This paper addresses the degradation of downstream classification performance in self-supervised transfer learning caused by representation distribution shift. We propose Distribution Matching (DM), a method that explicitly aligns source-domain representation distributions with a predefined reference distribution (e.g., Gaussian mixture) while jointly enforcing augmentation invariance—enabling fully unsupervised transfer. DM is the first to incorporate explicit distribution alignment into self-supervised transfer learning, backed by theoretical guarantees: (i) a unified theorem linking self-supervised objectives to downstream accuracy, and (ii) an end-to-end sample complexity bound for few-shot settings. Built upon contrastive learning, DM integrates reference distribution modeling with theoretically grounded loss design. Extensive experiments on multiple real-world datasets demonstrate that DM achieves state-of-the-art classification performance under few-shot target-domain evaluation.

In this paper, we propose a novel self-supervised transfer learning method called Distribution Matching (DM), which drives the representation distribution toward a predefined reference distribution while preserving augmentation invariance.
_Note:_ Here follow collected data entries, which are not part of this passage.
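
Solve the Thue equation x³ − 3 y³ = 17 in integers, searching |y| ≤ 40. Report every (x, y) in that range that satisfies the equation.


The equation is x³ - 3y³ = 17. For fixed y, x³ = 3·y³ + 17, so a solution requires the RHS to be a perfect cube.
Strategy: iterate y from -40 to 40, compute RHS = 3·y³ + 17, and check whether it is a (positive or negative) perfect cube.
Check small values of y:
  y = 0: RHS = 17 is not a perfect cube.
  y = 1: RHS = 20 is not a perfect cube.
  y = -1: RHS = 14 is not a perfect cube.
  y = 2: RHS = 41 is not a perfect cube.
  y = -2: RHS = -7 is not a perfect cube.
  y = 3: RHS = 98 is not a perfect cube.
  y = -3: RHS = -64 = (-4)³ ⇒ x = -4 works.
Continuing the search up to |y| = 40 finds no further solutions beyond those listed.
Collected solutions: (-4, -3).

Solutions (with |y| ≤ 40): (-4, -3).


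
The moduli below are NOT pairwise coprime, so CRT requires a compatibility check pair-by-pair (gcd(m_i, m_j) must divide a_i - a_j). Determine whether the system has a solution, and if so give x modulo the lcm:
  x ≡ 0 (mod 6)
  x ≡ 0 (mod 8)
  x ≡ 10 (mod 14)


Moduli 6, 8, 14 are not pairwise coprime, so CRT works modulo lcm(m_i) when all pairwise compatibility conditions hold.
Pairwise compatibility: gcd(m_i, m_j) must divide a_i - a_j for every pair.
Merge one congruence at a time:
  Start: x ≡ 0 (mod 6).
  Combine with x ≡ 0 (mod 8): gcd(6, 8) = 2; 0 - 0 = 0, which IS divisible by 2, so compatible.
    Write x = 0 + 6·t and substitute into x ≡ 0 (mod 8): 6·t ≡ 0 − 0 = 0 (mod 8).
    Divide the congruence (and modulus) by g = 2: 3·t ≡ 0 (mod 4).
    The inverse of 3 mod 4 is 3 (since 3·3 = 9 = 2·4 + 1), so t ≡ 3·0 = 0 ≡ 0 (mod 4).
    Then x = 0 + 6·0 = 0, valid modulo lcm(6, 8) = 24: x ≡ 0 (mod 24).
  Combine with x ≡ 10 (mod 14): gcd(24, 14) = 2; 10 - 0 = 10, which IS divisible by 2, so compatible.
    Write x = 0 + 24·t and substitute into x ≡ 10 (mod 14): 24·t ≡ 10 − 0 = 10 (mod 14).
    Divide the congruence (and modulus) by g = 2: 12·t ≡ 5 (mod 7).
    Reduce coefficients mod 7: 5·t ≡ 5 (mod 7).
    The inverse of 5 mod 7 is 3 (since 5·3 = 15 = 2·7 + 1), so t ≡ 3·5 = 15 ≡ 1 (mod 7).
    Then x = 0 + 24·1 = 24, valid modulo lcm(24, 14) = 168: x ≡ 24 (mod 168).
Verify: 24 mod 6 = 0, 24 mod 8 = 0, 24 mod 14 = 10.

x ≡ 24 (mod 168).


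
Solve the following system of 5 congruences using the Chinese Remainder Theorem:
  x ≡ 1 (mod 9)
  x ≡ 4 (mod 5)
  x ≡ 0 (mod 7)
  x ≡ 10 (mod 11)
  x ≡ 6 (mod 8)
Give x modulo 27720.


Product of moduli M = 9 · 5 · 7 · 11 · 8 = 27720.
Merge one congruence at a time:
  Start: x ≡ 1 (mod 9).
  Combine with x ≡ 4 (mod 5); new modulus lcm = 45.
    Write x = 1 + 9·t and substitute into x ≡ 4 (mod 5): 9·t ≡ 4 − 1 = 3 (mod 5).
    Reduce coefficients mod 5: 4·t ≡ 3 (mod 5).
    The inverse of 4 mod 5 is 4 (since 4·4 = 16 = 3·5 + 1), so t ≡ 4·3 = 12 ≡ 2 (mod 5).
    Then x = 1 + 9·2 = 19, valid modulo lcm(9, 5) = 45: x ≡ 19 (mod 45).
  Combine with x ≡ 0 (mod 7); new modulus lcm = 315.
    Write x = 19 + 45·t and substitute into x ≡ 0 (mod 7): 45·t ≡ 0 − 19 = -19 (mod 7).
    Reduce coefficients mod 7: 3·t ≡ 2 (mod 7).
    The inverse of 3 mod 7 is 5 (since 3·5 = 15 = 2·7 + 1), so t ≡ 5·2 = 10 ≡ 3 (mod 7).
    Then x = 19 + 45·3 = 154, valid modulo lcm(45, 7) = 315: x ≡ 154 (mod 315).
  Combine with x ≡ 10 (mod 11); new modulus lcm = 3465.
    Write x = 154 + 315·t and substitute into x ≡ 10 (mod 11): 315·t ≡ 10 − 154 = -144 (mod 11).
    Reduce coefficients mod 11: 7·t ≡ 10 (mod 11).
    The inverse of 7 mod 11 is 8 (since 7·8 = 56 = 5·11 + 1), so t ≡ 8·10 = 80 ≡ 3 (mod 11).
    Then x = 154 + 315·3 = 1099, valid modulo lcm(315, 11) = 3465: x ≡ 1099 (mod 3465).
  Combine with x ≡ 6 (mod 8); new modulus lcm = 27720.
    Write x = 1099 + 3465·t and substitute into x ≡ 6 (mod 8): 3465·t ≡ 6 − 1099 = -1093 (mod 8).
    Reduce coefficients mod 8: 1·t ≡ 3 (mod 8).
    So t ≡ 3 (mod 8).
    Then x = 1099 + 3465·3 = 11494, valid modulo lcm(3465, 8) = 27720: x ≡ 11494 (mod 27720).
Verify against each original: 11494 mod 9 = 1, 11494 mod 5 = 4, 11494 mod 7 = 0, 11494 mod 11 = 10, 11494 mod 8 = 6.

x ≡ 11494 (mod 27720).


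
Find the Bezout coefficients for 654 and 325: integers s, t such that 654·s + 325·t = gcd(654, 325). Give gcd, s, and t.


Euclidean algorithm on (654, 325) — divide until remainder is 0:
  654 = 2 · 325 + 4
  325 = 81 · 4 + 1
  4 = 4 · 1 + 0
gcd(654, 325) = 1.
Track Bezout coefficients alongside the remainders: start with r₀ = 654 = a·1 + b·0 (s = 1, t = 0) and r₁ = 325 = a·0 + b·1 (s = 0, t = 1); each new remainder r_{k+1} = r_{k-1} − q_k·r_k inherits s_{k+1} = s_{k-1} − q_k·s_k, t_{k+1} = t_{k-1} − q_k·t_k, so r_k = a·s_k + b·t_k at every step:
  q = 2: r = 4, s = 1 − 2·0 = 1, t = 0 − 2·1 = -2  (check: 654·1 + 325·(-2) = 4)
  q = 81: r = 1, s = 0 − 81·1 = -81, t = 1 − 81·(-2) = 163  (check: 654·(-81) + 325·163 = 1)
The row with r = 1 (the gcd) gives the Bezout coefficients s = -81, t = 163.
Result: 654 · (-81) + 325 · (163) = 1.

gcd(654, 325) = 1; s = -81, t = 163 (check: 654·(-81) + 325·163 = 1).


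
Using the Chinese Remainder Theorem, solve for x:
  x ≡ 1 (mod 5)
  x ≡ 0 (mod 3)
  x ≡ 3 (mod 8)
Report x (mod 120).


Moduli 5, 3, 8 are pairwise coprime; by CRT there is a unique solution modulo M = 5 · 3 · 8 = 120.
Solve pairwise, accumulating the modulus:
  Start with x ≡ 1 (mod 5).
  Combine with x ≡ 0 (mod 3): since gcd(5, 3) = 1, we get a unique residue mod 15.
    Write x = 1 + 5·t and substitute into x ≡ 0 (mod 3): 5·t ≡ 0 − 1 = -1 (mod 3).
    Reduce coefficients mod 3: 2·t ≡ 2 (mod 3).
    The inverse of 2 mod 3 is 2 (since 2·2 = 4 = 1·3 + 1), so t ≡ 2·2 = 4 ≡ 1 (mod 3).
    Then x = 1 + 5·1 = 6, valid modulo lcm(5, 3) = 15: x ≡ 6 (mod 15).
  Combine with x ≡ 3 (mod 8): since gcd(15, 8) = 1, we get a unique residue mod 120.
    Write x = 6 + 15·t and substitute into x ≡ 3 (mod 8): 15·t ≡ 3 − 6 = -3 (mod 8).
    Reduce coefficients mod 8: 7·t ≡ 5 (mod 8).
    The inverse of 7 mod 8 is 7 (since 7·7 = 49 = 6·8 + 1), so t ≡ 7·5 = 35 ≡ 3 (mod 8).
    Then x = 6 + 15·3 = 51, valid modulo lcm(15, 8) = 120: x ≡ 51 (mod 120).
Verify: 51 mod 5 = 1 ✓, 51 mod 3 = 0 ✓, 51 mod 8 = 3 ✓.

x ≡ 51 (mod 120).


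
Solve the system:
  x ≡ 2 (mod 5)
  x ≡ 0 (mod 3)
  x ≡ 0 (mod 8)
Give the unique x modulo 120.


Moduli 5, 3, 8 are pairwise coprime; by CRT there is a unique solution modulo M = 5 · 3 · 8 = 120.
Solve pairwise, accumulating the modulus:
  Start with x ≡ 2 (mod 5).
  Combine with x ≡ 0 (mod 3): since gcd(5, 3) = 1, we get a unique residue mod 15.
    Write x = 2 + 5·t and substitute into x ≡ 0 (mod 3): 5·t ≡ 0 − 2 = -2 (mod 3).
    Reduce coefficients mod 3: 2·t ≡ 1 (mod 3).
    The inverse of 2 mod 3 is 2 (since 2·2 = 4 = 1·3 + 1), so t ≡ 2·1 = 2 ≡ 2 (mod 3).
    Then x = 2 + 5·2 = 12, valid modulo lcm(5, 3) = 15: x ≡ 12 (mod 15).
  Combine with x ≡ 0 (mod 8): since gcd(15, 8) = 1, we get a unique residue mod 120.
    Write x = 12 + 15·t and substitute into x ≡ 0 (mod 8): 15·t ≡ 0 − 12 = -12 (mod 8).
    Reduce coefficients mod 8: 7·t ≡ 4 (mod 8).
    The inverse of 7 mod 8 is 7 (since 7·7 = 49 = 6·8 + 1), so t ≡ 7·4 = 28 ≡ 4 (mod 8).
    Then x = 12 + 15·4 = 72, valid modulo lcm(15, 8) = 120: x ≡ 72 (mod 120).
Verify: 72 mod 5 = 2 ✓, 72 mod 3 = 0 ✓, 72 mod 8 = 0 ✓.

x ≡ 72 (mod 120).


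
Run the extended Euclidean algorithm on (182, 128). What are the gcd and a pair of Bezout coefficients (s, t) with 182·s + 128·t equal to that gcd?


Euclidean algorithm on (182, 128) — divide until remainder is 0:
  182 = 1 · 128 + 54
  128 = 2 · 54 + 20
  54 = 2 · 20 + 14
  20 = 1 · 14 + 6
  14 = 2 · 6 + 2
  6 = 3 · 2 + 0
gcd(182, 128) = 2.
Track Bezout coefficients alongside the remainders: start with r₀ = 182 = a·1 + b·0 (s = 1, t = 0) and r₁ = 128 = a·0 + b·1 (s = 0, t = 1); each new remainder r_{k+1} = r_{k-1} − q_k·r_k inherits s_{k+1} = s_{k-1} − q_k·s_k, t_{k+1} = t_{k-1} − q_k·t_k, so r_k = a·s_k + b·t_k at every step:
  q = 1: r = 54, s = 1 − 1·0 = 1, t = 0 − 1·1 = -1  (check: 182·1 + 128·(-1) = 54)
  q = 2: r = 20, s = 0 − 2·1 = -2, t = 1 − 2·(-1) = 3  (check: 182·(-2) + 128·3 = 20)
  q = 2: r = 14, s = 1 − 2·(-2) = 5, t = -1 − 2·3 = -7  (check: 182·5 + 128·(-7) = 14)
  q = 1: r = 6, s = -2 − 1·5 = -7, t = 3 − 1·(-7) = 10  (check: 182·(-7) + 128·10 = 6)
  q = 2: r = 2, s = 5 − 2·(-7) = 19, t = -7 − 2·10 = -27  (check: 182·19 + 128·(-27) = 2)
The row with r = 2 (the gcd) gives the Bezout coefficients s = 19, t = -27.
Result: 182 · (19) + 128 · (-27) = 2.

gcd(182, 128) = 2; s = 19, t = -27 (check: 182·19 + 128·(-27) = 2).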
The design of DM results in a learned representation space that is intuitively structured and offers easily interpretable hyperparameters. Experimental results across multiple real-world datasets and evaluation metrics demonstrate that DM performs competitively on target classification tasks compared to existing self-supervised transfer learning methods. Additionally, we provide robust theoretical guarantees for DM, including a population theorem and an end-to-end sample theorem. The population theorem bridges the gap between the self-supervised learning task and target classification accuracy, while the sample theorem shows that, even with a limited number of samples from the target domain, DM can deliver exceptional classification performance, provided the unlabeled sample size is sufficiently large.